They Didn’t Leave Much, But They Left Everything That Matters
On lobster pins, letting go, and the legacy that doesn’t fit in a will
It was a lobster pin that was my most recent undoing.
“Did Nana have a thing for lobsters?”
I had to snap myself back to the moment and focus on my daughter. I’d been half-lost in the clutter on my mom’s kitchen counter, sorting through an avalanche of junk mail and unopened newsletters.
“What?” I asked, confused.
“She’s got like eight lobster pins in her jewelry box. Did she collect lobsters?”
Emily held one out to me.
Sure enough, it was a lobster pin.
I promptly burst into tears and started laughing at the same time.
All the Stuff
Going through my parents’ belongings is part trip down memory lane and part episode of Hoarders.
My dad’s drawers—untouched since he passed—are a time capsule of his humor, hobbies, and deeply questionable organizational skills. There are commemorative coins, bumper stickers, lapel pins, and scraps of paper with terrible jokes written in his barely legible scrawl.
I could map a historical timeline just with the hats in the closet.
It was fun, in a way. Like flipping through a scrapbook in 3D—one that smells faintly of Old Spice and stale cigarette smoke.
My mom’s jewelry box is the same kind of treasure trove. There are sorority pins, rosary beads, costume pieces and keepsakes—funky 70s glam, 90s western flair, classic gold and pearls. Every era she lived through had its signature sparkle.
The rest of the house? Highball glasses from a bygone cocktail era, delicate china, a stunning punch bowl, and enough fake flowers and used vases to outfit a Hobby Lobby clearance aisle.
Their “important documents” include expired warranties, stock certificates from companies that no longer exist, and horse show programs from 1988.
“Decide how to appraise any valuable assets,” read one of the helpful suggestions in the estate checklist from the funeral home.
So I tried. I made the list. Began an inventory of sorts.
And somewhere in the process, it hit me:
This stuff isn’t valuable.
It’s worn-out furniture. Bookcases and card tables probably bought secondhand in the ’70s. With the exception of a few bronze sculptures, not a single thing in that house is worth stealing.
But it’s theirs.
And to them, it was priceless.
Which is what makes letting go so hard.
Rich, But Not Wealthy
Sorting through their things, trying to ready the house for sale, I realized something that knocked the wind out of me:
My parents were rich.
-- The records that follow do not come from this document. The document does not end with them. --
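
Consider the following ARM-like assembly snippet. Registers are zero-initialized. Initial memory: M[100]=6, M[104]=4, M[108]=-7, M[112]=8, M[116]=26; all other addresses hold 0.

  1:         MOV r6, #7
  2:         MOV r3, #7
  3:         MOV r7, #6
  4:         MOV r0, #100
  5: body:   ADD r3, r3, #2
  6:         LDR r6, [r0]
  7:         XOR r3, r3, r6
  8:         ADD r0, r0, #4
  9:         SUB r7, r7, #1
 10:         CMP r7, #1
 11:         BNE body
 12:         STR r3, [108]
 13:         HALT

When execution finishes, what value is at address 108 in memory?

-32

MOV r6, #7 → r6=7
MOV r3, #7 → r3=7
MOV r7, #6 → r7=6
MOV r0, #100 → r0=100
ADD r3, r3, #2 → r3=7+2=9
LDR r6, [r0] → r6=M[100]=6
XOR r3, r3, r6 → r3=9^6=15
ADD r0, r0, #4 → r0=100+4=104
SUB r7, r7, #1 → r7=6-1=5
CMP r7, #1  (cmp 5,1)
BNE body: taken
ADD r3, r3, #2 → r3=15+2=17
LDR r6, [r0] → r6=M[104]=4
XOR r3, r3, r6 → r3=17^4=21
ADD r0, r0, #4 → r0=104+4=108
SUB r7, r7, #1 → r7=5-1=4
CMP r7, #1  (cmp 4,1)
BNE body: taken
ADD r3, r3, #2 → r3=21+2=23
LDR r6, [r0] → r6=M[108]=-7
XOR r3, r3, r6 → r3=23^(-7)=-18
ADD r0, r0, #4 → r0=108+4=112
SUB r7, r7, #1 → r7=4-1=3
CMP r7, #1  (cmp 3,1)
BNE body: taken
ADD r3, r3, #2 → r3=(-18)+2=-16
LDR r6, [r0] → r6=M[112]=8
XOR r3, r3, r6 → r3=(-16)^8=-8
ADD r0, r0, #4 → r0=112+4=116
SUB r7, r7, #1 → r7=3-1=2
CMP r7, #1  (cmp 2,1)
BNE body: taken
ADD r3, r3, #2 → r3=(-8)+2=-6
LDR r6, [r0] → r6=M[116]=26
XOR r3, r3, r6 → r3=(-6)^26=-32
ADD r0, r0, #4 → r0=116+4=120
SUB r7, r7, #1 → r7=2-1=1
CMP r7, #1  (cmp 1,1)
BNE body: not taken
STR r3, [108] → M[108]=-32
halt.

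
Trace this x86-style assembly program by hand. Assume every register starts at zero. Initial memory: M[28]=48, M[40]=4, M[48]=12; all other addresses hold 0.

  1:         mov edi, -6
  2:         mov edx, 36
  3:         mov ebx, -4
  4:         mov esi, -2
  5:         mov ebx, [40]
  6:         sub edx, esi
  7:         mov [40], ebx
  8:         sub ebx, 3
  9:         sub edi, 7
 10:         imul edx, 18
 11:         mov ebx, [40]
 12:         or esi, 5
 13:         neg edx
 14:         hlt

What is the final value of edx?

mov edi, -6 → edi=-6
mov edx, 36 → edx=36
mov ebx, -4 → ebx=-4
mov esi, -2 → esi=-2
mov ebx, [40] → ebx=M[40]=4
sub edx, esi → edx=36-(-2)=38
mov [40], ebx → M[40]=4
sub ebx, 3 → ebx=4-3=1
sub edi, 7 → edi=(-6)-7=-13
imul edx, 18 → edx=38*18=684
mov ebx, [40] → ebx=M[40]=4
or esi, 5 → esi=(-2)|5=-1
neg edx → edx=-(684)=-684
halt.

-684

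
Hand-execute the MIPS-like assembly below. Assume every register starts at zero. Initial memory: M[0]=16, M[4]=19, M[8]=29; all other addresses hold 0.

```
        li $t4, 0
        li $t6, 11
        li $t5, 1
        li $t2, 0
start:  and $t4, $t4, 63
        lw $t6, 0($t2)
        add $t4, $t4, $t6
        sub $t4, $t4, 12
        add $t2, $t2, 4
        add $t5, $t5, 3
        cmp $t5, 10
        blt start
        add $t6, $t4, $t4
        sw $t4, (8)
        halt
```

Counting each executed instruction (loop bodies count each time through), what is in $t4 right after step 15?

after li $t4, 0: $t4=0
after li $t6, 11: $t6=11
after li $t5, 1: $t5=1
after li $t2, 0: $t2=0
after and $t4, $t4, 63: $t4=0&63=0
after lw $t6, 0($t2): $t6=M[0]=16
after add $t4, $t4, $t6: $t4=0+16=16
after sub $t4, $t4, 12: $t4=16-12=4
after add $t2, $t2, 4: $t2=0+4=4
after add $t5, $t5, 3: $t5=1+3=4
cmp $t5, 10  (cmp 4,10)
blt start: taken
after and $t4, $t4, 63: $t4=4&63=4
after lw $t6, 0($t2): $t6=M[4]=19
after add $t4, $t4, $t6: $t4=4+19=23
After step 15: $t4 = 23.

23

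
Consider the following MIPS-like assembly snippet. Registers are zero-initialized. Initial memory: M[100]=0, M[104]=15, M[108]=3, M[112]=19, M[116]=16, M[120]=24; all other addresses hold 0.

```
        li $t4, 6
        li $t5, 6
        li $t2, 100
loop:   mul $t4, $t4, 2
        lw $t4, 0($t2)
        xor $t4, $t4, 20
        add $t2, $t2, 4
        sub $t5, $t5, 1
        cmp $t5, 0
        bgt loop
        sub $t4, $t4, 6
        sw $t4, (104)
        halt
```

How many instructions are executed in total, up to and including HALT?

after li $t4, 6: $t4=6
after li $t5, 6: $t5=6
after li $t2, 100: $t2=100
after mul $t4, $t4, 2: $t4=6*2=12
after lw $t4, 0($t2): $t4=M[100]=0
after xor $t4, $t4, 20: $t4=0^20=20
after add $t2, $t2, 4: $t2=100+4=104
after sub $t5, $t5, 1: $t5=6-1=5
cmp $t5, 0  (cmp 5,0)
bgt loop: taken
after mul $t4, $t4, 2: $t4=20*2=40
after lw $t4, 0($t2): $t4=M[104]=15
after xor $t4, $t4, 20: $t4=15^20=27
after add $t2, $t2, 4: $t2=104+4=108
after sub $t5, $t5, 1: $t5=5-1=4
cmp $t5, 0  (cmp 4,0)
bgt loop: taken
after mul $t4, $t4, 2: $t4=27*2=54
after lw $t4, 0($t2): $t4=M[108]=3
after xor $t4, $t4, 20: $t4=3^20=23
after add $t2, $t2, 4: $t2=108+4=112
after sub $t5, $t5, 1: $t5=4-1=3
cmp $t5, 0  (cmp 3,0)
bgt loop: taken
after mul $t4, $t4, 2: $t4=23*2=46
after lw $t4, 0($t2): $t4=M[112]=19
after xor $t4, $t4, 20: $t4=19^20=7
after add $t2, $t2, 4: $t2=112+4=116
after sub $t5, $t5, 1: $t5=3-1=2
cmp $t5, 0  (cmp 2,0)
bgt loop: taken
after mul $t4, $t4, 2: $t4=7*2=14
after lw $t4, 0($t2): $t4=M[116]=16
after xor $t4, $t4, 20: $t4=16^20=4
after add $t2, $t2, 4: $t2=116+4=120
after sub $t5, $t5, 1: $t5=2-1=1
cmp $t5, 0  (cmp 1,0)
bgt loop: taken
after mul $t4, $t4, 2: $t4=4*2=8
after lw $t4, 0($t2): $t4=M[120]=24
after xor $t4, $t4, 20: $t4=24^20=12
after add $t2, $t2, 4: $t2=120+4=124
after sub $t5, $t5, 1: $t5=1-1=0
cmp $t5, 0  (cmp 0,0)
bgt loop: not taken
after sub $t4, $t4, 6: $t4=12-6=6
sw $t4, (104) → M[104]=6
halt.
Total executed instructions: 48.

48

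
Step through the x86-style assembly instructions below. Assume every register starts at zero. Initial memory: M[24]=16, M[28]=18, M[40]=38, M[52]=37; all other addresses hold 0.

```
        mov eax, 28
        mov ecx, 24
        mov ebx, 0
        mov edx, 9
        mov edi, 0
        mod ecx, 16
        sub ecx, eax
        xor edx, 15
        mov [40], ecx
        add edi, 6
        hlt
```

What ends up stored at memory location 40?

-20

after mov eax, 28: eax=28
after mov ecx, 24: ecx=24
after mov ebx, 0: ebx=0
after mov edx, 9: edx=9
after mov edi, 0: edi=0
after mod ecx, 16: ecx=24%16=8
after sub ecx, eax: ecx=8-28=-20
after xor edx, 15: edx=9^15=6
mov [40], ecx → M[40]=-20
after add edi, 6: edi=0+6=6
halt.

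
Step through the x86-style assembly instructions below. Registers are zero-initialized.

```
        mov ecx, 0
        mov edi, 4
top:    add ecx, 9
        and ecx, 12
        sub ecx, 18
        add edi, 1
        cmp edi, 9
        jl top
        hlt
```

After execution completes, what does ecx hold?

mov ecx, 0 → ecx=0
mov edi, 4 → edi=4
add ecx, 9 → ecx=0+9=9
and ecx, 12 → ecx=9&12=8
sub ecx, 18 → ecx=8-18=-10
add edi, 1 → edi=4+1=5
cmp edi, 9  (cmp 5,9)
jl top: taken
add ecx, 9 → ecx=(-10)+9=-1
and ecx, 12 → ecx=(-1)&12=12
sub ecx, 18 → ecx=12-18=-6
add edi, 1 → edi=5+1=6
cmp edi, 9  (cmp 6,9)
jl top: taken
add ecx, 9 → ecx=(-6)+9=3
and ecx, 12 → ecx=3&12=0
sub ecx, 18 → ecx=0-18=-18
add edi, 1 → edi=6+1=7
cmp edi, 9  (cmp 7,9)
jl top: taken
add ecx, 9 → ecx=(-18)+9=-9
and ecx, 12 → ecx=(-9)&12=4
sub ecx, 18 → ecx=4-18=-14
add edi, 1 → edi=7+1=8
cmp edi, 9  (cmp 8,9)
jl top: taken
add ecx, 9 → ecx=(-14)+9=-5
and ecx, 12 → ecx=(-5)&12=8
sub ecx, 18 → ecx=8-18=-10
add edi, 1 → edi=8+1=9
cmp edi, 9  (cmp 9,9)
jl top: not taken
halt.

-10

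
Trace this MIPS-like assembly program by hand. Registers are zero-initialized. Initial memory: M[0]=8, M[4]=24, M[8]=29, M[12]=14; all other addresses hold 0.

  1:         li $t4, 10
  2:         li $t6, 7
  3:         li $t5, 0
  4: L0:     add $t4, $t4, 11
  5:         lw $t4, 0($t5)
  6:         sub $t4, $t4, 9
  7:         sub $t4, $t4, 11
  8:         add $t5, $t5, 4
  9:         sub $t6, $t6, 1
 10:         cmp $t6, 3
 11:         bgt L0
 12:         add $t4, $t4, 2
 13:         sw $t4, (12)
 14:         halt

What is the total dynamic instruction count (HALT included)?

38

after li $t4, 10: $t4=10
after li $t6, 7: $t6=7
after li $t5, 0: $t5=0
after add $t4, $t4, 11: $t4=10+11=21
after lw $t4, 0($t5): $t4=M[0]=8
after sub $t4, $t4, 9: $t4=8-9=-1
after sub $t4, $t4, 11: $t4=(-1)-11=-12
after add $t5, $t5, 4: $t5=0+4=4
after sub $t6, $t6, 1: $t6=7-1=6
cmp $t6, 3  (cmp 6,3)
bgt L0: taken
after add $t4, $t4, 11: $t4=(-12)+11=-1
after lw $t4, 0($t5): $t4=M[4]=24
after sub $t4, $t4, 9: $t4=24-9=15
after sub $t4, $t4, 11: $t4=15-11=4
after add $t5, $t5, 4: $t5=4+4=8
after sub $t6, $t6, 1: $t6=6-1=5
cmp $t6, 3  (cmp 5,3)
bgt L0: taken
after add $t4, $t4, 11: $t4=4+11=15
after lw $t4, 0($t5): $t4=M[8]=29
after sub $t4, $t4, 9: $t4=29-9=20
after sub $t4, $t4, 11: $t4=20-11=9
after add $t5, $t5, 4: $t5=8+4=12
after sub $t6, $t6, 1: $t6=5-1=4
cmp $t6, 3  (cmp 4,3)
bgt L0: taken
after add $t4, $t4, 11: $t4=9+11=20
after lw $t4, 0($t5): $t4=M[12]=14
after sub $t4, $t4, 9: $t4=14-9=5
after sub $t4, $t4, 11: $t4=5-11=-6
after add $t5, $t5, 4: $t5=12+4=16
after sub $t6, $t6, 1: $t6=4-1=3
cmp $t6, 3  (cmp 3,3)
bgt L0: not taken
after add $t4, $t4, 2: $t4=(-6)+2=-4
sw $t4, (12) → M[12]=-4
halt.
Total executed instructions: 38.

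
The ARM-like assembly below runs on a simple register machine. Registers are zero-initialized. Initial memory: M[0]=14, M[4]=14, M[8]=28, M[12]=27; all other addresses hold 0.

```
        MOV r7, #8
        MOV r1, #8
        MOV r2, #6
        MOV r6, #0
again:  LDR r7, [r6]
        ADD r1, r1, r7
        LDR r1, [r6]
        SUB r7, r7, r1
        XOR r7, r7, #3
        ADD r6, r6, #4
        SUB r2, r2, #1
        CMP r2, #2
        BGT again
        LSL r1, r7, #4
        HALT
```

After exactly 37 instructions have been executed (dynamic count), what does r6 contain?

r7=8
r1=8
r2=6
r6=0
r7=M[0]=14
r1=8+14=22
r1=M[0]=14
r7=14-14=0
r7=0^3=3
r6=0+4=4
r2=6-1=5
CMP r2, #2  (cmp 5,2)
BGT again: taken
r7=M[4]=14
r1=14+14=28
r1=M[4]=14
r7=14-14=0
r7=0^3=3
r6=4+4=8
r2=5-1=4
CMP r2, #2  (cmp 4,2)
BGT again: taken
r7=M[8]=28
r1=14+28=42
r1=M[8]=28
r7=28-28=0
r7=0^3=3
r6=8+4=12
r2=4-1=3
CMP r2, #2  (cmp 3,2)
BGT again: taken
r7=M[12]=27
r1=28+27=55
r1=M[12]=27
r7=27-27=0
r7=0^3=3
r6=12+4=16
After step 37: r6 = 16.

16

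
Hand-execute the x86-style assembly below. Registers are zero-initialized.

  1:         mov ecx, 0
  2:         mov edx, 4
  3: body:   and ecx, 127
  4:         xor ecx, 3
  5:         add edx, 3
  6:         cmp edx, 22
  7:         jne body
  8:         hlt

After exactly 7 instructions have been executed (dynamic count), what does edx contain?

mov ecx, 0 → ecx=0
mov edx, 4 → edx=4
and ecx, 127 → ecx=0&127=0
xor ecx, 3 → ecx=0^3=3
add edx, 3 → edx=4+3=7
cmp edx, 22  (cmp 7,22)
jne body: taken
After step 7: edx = 7.

7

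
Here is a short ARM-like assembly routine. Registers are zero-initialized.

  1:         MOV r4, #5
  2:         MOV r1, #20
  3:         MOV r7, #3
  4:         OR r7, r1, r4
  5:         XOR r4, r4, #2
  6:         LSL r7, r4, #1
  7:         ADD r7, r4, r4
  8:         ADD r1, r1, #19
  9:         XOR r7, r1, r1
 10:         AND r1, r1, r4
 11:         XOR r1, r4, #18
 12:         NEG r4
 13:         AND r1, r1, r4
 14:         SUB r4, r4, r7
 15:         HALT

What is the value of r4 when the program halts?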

Even if they were never wealthy.
They were married for fifty-four years, and they loved each other deeply.
I saw it—in the way my dad would spin my mom around the living room to an old Johnny Mathis song, or in the silly grin he’d wear when he found a pair of earrings he knew she’d love.
I heard it—in my mom’s stories about how they met, or their travel adventures together.
And I felt it—through the way they loved me and my siblings. Fully. Fiercely. Unapologetically.
They were rich in friendship, too.
I remember falling asleep to the sound of laughter and mild pinochle-related shouting as they played cards with friends into the early hours.
There were golf games, tailgates, dinner parties, cocktail parties, picnics, and more card games than I can count.
They didn’t just host community—they lived in it.
They traveled—not lavishly, but intentionally.
They saved. They prioritized.
One of my mom’s favorite trips was to Hawaii. She’d light up when she talked about the hot sand under her feet, the rhythm of the waves. I swear I can still hear her describing it.
They were rich in values, too.
They never tried to keep up with the Joneses. (And, yes, we literally had neighbors named Jones.)
My parents didn’t buy things to impress people. They didn’t act a certain way to fit in. They knew who they were and what mattered most—and they lived their lives accordingly.
Their values were simple and steady: servant leadership, honesty, kindness, family, humor, connection, spirituality, and financial independence.
They weren’t perfect, not by a long shot. But they never stopped trying to be good humans.
My high school boyfriend once told me my dad was the yardstick he measured himself by when he became a father.
And when my mom passed, my Facebook feed flooded with comments about how kind, caring, and compassionate she was. People remembered her for how she made them feel—seen, loved, welcomed.
And because they lived frugally, carefully, and intentionally, they were able to leave each of us kids a financial gift.
But that’s not the legacy that matters most.
Legacy Isn’t the Stuff
Maybe the most important thing my parents ever taught me is this:
The richness of a life isn’t measured by the monetary value of what’s left behind.
It’s in how you make people feel.
How you show up.
The time you spend with the ones you love.
What you model.
How you serve.
And how deeply you care.
The lobster pin—a quirky trinket tucked away—is now a symbol of all of that.
Of their friendship. Their humor. Their joy.
Of the love they gave, the life they lived, and the richness they passed on without ever needing to say a word about it.
Love given, received, and shared without question is the most valuable gift we can offer.
If you’ve walked this road too—sorting, grieving, remembering—you’re not alone.
The things that matter most rarely come with a price tag.
But they’re the ones we treasure forever.